China weakens currency signaling further trade escalation with U.S.
The Chinese central bank today set the lowest exchange rate for the yuan against the U.S. dollar in a decade signaling further deterioration in bilateral trade relations.
Laura Hehad the news for CNN:
The Chinese yuan dropped sharply on Monday to its weakest level against the US dollar in more than a decade, raising fears of further dangerous escalation in the US-China trade war.
The yuan fell after the People’s Bank of China set its daily reference rate for the currency at 6.92, the weakest rate since December.

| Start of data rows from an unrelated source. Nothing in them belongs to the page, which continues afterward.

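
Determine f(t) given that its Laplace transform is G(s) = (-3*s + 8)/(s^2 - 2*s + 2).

f(t) = 5*exp(t)*sin(t) - 3*exp(t)*cos(t)

Complete the square in the denominator: s^2 - 2*s + 2 = (s - 1)^2 + 1^2.
Split the numerator to match: -3*s + 8 = -3·(s - 1) + 5·1.
Invert each term: -3·(s - 1)/((s - 1)^2 + 1) ↔ -3e^(t)cos(t); 5·1/((s - 1)^2 + 1) ↔ 5e^(t)sin(t).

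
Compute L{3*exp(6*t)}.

L{3} = 3/s.
By the first shifting theorem, multiplying by e^(6t) replaces s with s - 6.

3/(s - 6)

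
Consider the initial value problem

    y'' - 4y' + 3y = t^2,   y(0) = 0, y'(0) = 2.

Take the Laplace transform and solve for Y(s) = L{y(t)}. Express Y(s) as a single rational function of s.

Y(s) = (2*s^3 + 2)/(s^5 - 4*s^4 + 3*s^3)

Laplace-transform each side.
Using L{y''} = s^2 Y - s·y(0) - y'(0) and L{y'} = sY - y(0), with y(0) = 0, y'(0) = 2, the left side becomes (s^2 - 4*s + 3)Y - (2).
The right side is L{t^2} = 2/s^3.
So (s^2 - 4*s + 3)Y = 2/s^3 + (2).
Divide through and combine into a single rational function.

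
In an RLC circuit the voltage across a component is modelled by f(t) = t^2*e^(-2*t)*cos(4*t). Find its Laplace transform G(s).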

China’s central bank sets a “band” every day within which the yuan’s value is only allowed to move 2% up or down.
In mainland China, one US dollar now buys about 7.03 yuan. In trading outside of China, where the yuan moves more freely, it stands at 7.07 to the dollar. Earlier, it had slipped to a record low offshore.
The symbolically important threshold of 7 was last crossed during the 2008 financial crisis.
The central bank said that it is fully capable of keeping the yuan “reasonable and balanced,” adding in a statement that Monday’s weakness was mostly because of “trade protectionism and new tariffs on China.” President Donald Trump announced a new round of tariffs on the country last week.
The Australian Financial Review’s Andrew Galbraith, Winni Zhou, and Noah Sin provided the analysts’ perspective:
The flare-up in trade tensions has renewed global financial market concerns over how much China will allow the yuan to weaken to offset heavier pressure on its exporters.
But Frances Cheung, head of macro strategy, Asia, at Westpac in Singapore, said that “some depreciation in the renminbi is not going to help counteract much of the tariff impact, given high tariff rates”.
“With additional tariffs on the way, the PBOC is likely to come up with more easing to support growth,” she added.
Analysts have previously said that authorities would keep depreciation in check due to concerns about potential capital outflows.
Shares also dropped, with a sharp decline in Hong Kong equities weighing on the overall market, Gerry Alfonso, director at Shenwan Hongyuan Securities, said in an emailed comment.
Kelly Wang of Asia Times provided the background and context:
Trump has frequently accused China of artificially devaluing its currency in order to support its exports – charges long denied by Beijing.
Last week, he shocked global markets when he issued the threat of more tariffs just a day after US and Chinese trade negotiators revived talks aimed at ending the year-long dispute.
The extra 10% duties Trump threatened to implement from September 1 would mean he has now targeted virtually all of the $500 billion in goods America buys from China every year.
On Friday, China threatened to retaliate to any new US tariffs – it has already imposed its own duties on $110 billion of American goods, almost all of the products it imports from the country.
A report from Bloomberg News also stated that China has also asked its state-owned enterprises to stop buying US farm goods, in a further sign of escalating tensions.
The yuan is not freely convertible and the government limits its movement against the US dollar to a 2% range on either side of a central parity rate, which the People’s Bank of China sets each day to reflect market trends and control volatility.